While no monitoring solution is omniscient, vendors from different categories have been expanding their solutions. For example, both infrastructure monitoring and APM solutions can give you insight into server performance. Both APM and log management solutions can give you a summary of application errors. Some vendors claim they offer a unified view of both metrics and logs.
Do we really need solutions for both metric and log monitoring? We will explore which is best based on the sources of data, performance, cost efficiency, and key use cases. We’ll also consider hidden trade-offs in so-called “unified solutions.”
Sources of Metrics and Log Data
Monitoring solutions are typically built around either metrics or log-based sources. Metrics are often used to monitor things like system resources and performance because they are easily quantified. On the other hand, logs offer a text record of what happened on a system or application. You might be familiar with several of these sources:
Popular Metrics Sources
Popular Log Sources
- System metrics (CPU, memory, disk)
- Infrastructure metrics (AWS CloudWatch)
- Web tracking scripts (Google Analytics)
- Application agents (APM, error tracking)
- System logs (syslog, journald)
- Application logs (log4j, log4net)
- Server logs (Apache, MySQL)
- Platform logs (AWS CloudTrail)
There are dedicated monitoring solutions for each of these sources. A server or infrastructure monitoring solution typically won’t ingest your application log files. Likewise, a log management solution won’t automatically track application performance without you explicitly coding logs to track it. However, the lines seem to continue to blur as monitoring companies add integrations for more sources, leaving users with tough decisions about which to use. Let’s take a deeper look at the differences and where their strengths lie.

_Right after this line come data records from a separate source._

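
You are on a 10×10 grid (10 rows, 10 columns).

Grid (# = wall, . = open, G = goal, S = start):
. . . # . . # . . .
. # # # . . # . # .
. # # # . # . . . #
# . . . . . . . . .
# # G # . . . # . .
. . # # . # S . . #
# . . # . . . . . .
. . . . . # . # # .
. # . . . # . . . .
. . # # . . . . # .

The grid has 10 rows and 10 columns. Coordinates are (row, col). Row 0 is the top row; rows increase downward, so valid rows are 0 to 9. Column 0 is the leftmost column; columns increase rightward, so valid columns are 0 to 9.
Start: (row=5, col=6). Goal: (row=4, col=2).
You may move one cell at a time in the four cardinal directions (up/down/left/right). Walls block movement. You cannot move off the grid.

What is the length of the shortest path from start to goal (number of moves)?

Answer: Shortest path length: 7

Derivation:
BFS from (row=5, col=6) until reaching (row=4, col=2):
  Distance 0: (row=5, col=6)
  Distance 1: (row=4, col=6), (row=5, col=7), (row=6, col=6)
  Distance 2: (row=3, col=6), (row=4, col=5), (row=5, col=8), (row=6, col=5), (row=6, col=7), (row=7, col=6)
  Distance 3: (row=2, col=6), (row=3, col=5), (row=3, col=7), (row=4, col=4), (row=4, col=8), (row=6, col=4), (row=6, col=8), (row=8, col=6)
  Distance 4: (row=2, col=7), (row=3, col=4), (row=3, col=8), (row=4, col=9), (row=5, col=4), (row=6, col=9), (row=7, col=4), (row=8, col=7), (row=9, col=6)
  Distance 5: (row=1, col=7), (row=2, col=4), (row=2, col=8), (row=3, col=3), (row=3, col=9), (row=7, col=3), (row=7, col=9), (row=8, col=4), (row=8, col=8), (row=9, col=5), (row=9, col=7)
  Distance 6: (row=0, col=7), (row=1, col=4), (row=3, col=2), (row=7, col=2), (row=8, col=3), (row=8, col=9), (row=9, col=4)
  Distance 7: (row=0, col=4), (row=0, col=8), (row=1, col=5), (row=3, col=1), (row=4, col=2), (row=6, col=2), (row=7, col=1), (row=8, col=2), (row=9, col=9)  <- goal reached here
One shortest path (7 moves): (row=5, col=6) -> (row=4, col=6) -> (row=4, col=5) -> (row=4, col=4) -> (row=3, col=4) -> (row=3, col=3) -> (row=3, col=2) -> (row=4, col=2)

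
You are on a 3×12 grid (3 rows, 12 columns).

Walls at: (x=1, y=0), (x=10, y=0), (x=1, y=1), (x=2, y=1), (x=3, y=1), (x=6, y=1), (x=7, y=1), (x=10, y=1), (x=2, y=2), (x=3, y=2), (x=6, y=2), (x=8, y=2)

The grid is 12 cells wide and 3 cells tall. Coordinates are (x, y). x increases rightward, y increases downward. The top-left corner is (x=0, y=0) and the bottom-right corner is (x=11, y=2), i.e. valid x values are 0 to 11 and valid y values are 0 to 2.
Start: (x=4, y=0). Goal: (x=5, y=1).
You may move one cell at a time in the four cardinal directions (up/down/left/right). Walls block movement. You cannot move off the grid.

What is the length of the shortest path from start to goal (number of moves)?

Answer: Shortest path length: 2

Derivation:
BFS from (x=4, y=0) until reaching (x=5, y=1):
  Distance 0: (x=4, y=0)
  Distance 1: (x=3, y=0), (x=5, y=0), (x=4, y=1)
  Distance 2: (x=2, y=0), (x=6, y=0), (x=5, y=1), (x=4, y=2)  <- goal reached here
One shortest path (2 moves): (x=4, y=0) -> (x=5, y=0) -> (x=5, y=1)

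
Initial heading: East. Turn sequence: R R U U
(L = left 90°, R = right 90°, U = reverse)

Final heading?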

Data Structure Differences
At a fundamental level, what’s the difference between a metric and a log? We often think of a metric as being a measure or number of some quantity. It has a descriptive label and a timestamp at which it was measured. It may also include dimensions that provide extra categorical information. It’s usually stored in a structured data format. Here is an example from Amazon CloudWatch in a JSON format:
We often think of logs as text files created while running an application. If you are a developer, you might also think of the text printed out on the console when you test your code. This is often unstructured or semi-structured text, and it optimally includes a header with extra metadata like the timestamp and host. Below is an example of an access log from Amazon Elastic Load Balancing (ELB).
[05/Oct/2016:23:37:22 +0000] "GET /index.html HTTP/1.1" 200 118
124 + 0 "-" "ELB-HealthChecker/1.0"
Flexibility of Modern Monitoring Solutions
Modern monitoring solutions blur the lines between logs and metrics because they tend to offer functionality that helps translate between them. For example, log management solutions can automatically parse each log field and convert it into metrics. In the example above, “118” is recognized as the size of the response, and “/index.html” is a dimension indicating the request URL. Log management tools are also able to provide summary metrics such as sums and averages, similar to what we see in the CloudWatch example.
Many metrics-based monitoring solutions are also able to track unstructured text logs (e.g., errors) as events. They might store an example of the error as a dimension, along with the number of occurrences over time. This is how APM tools or error trackers work. As a more advanced option, SignalFx even allows you to track custom events with any data that you want.
Additionally, both log-based and metrics-based monitoring tools offer at least basic features on the frontend UI, including some elements of analytics and visualizations. You can plot a time-series graph of average CPU usage over time with almost any modern solution.
Optimized for Efficiency or Level of Detail
At a high level, metrics-based solutions tend to be more efficient when speed and data storage costs are considered, while log-based solutions are better for drilling down into the details after-the-fact. These differences are often driven by data-processing needs on the backend.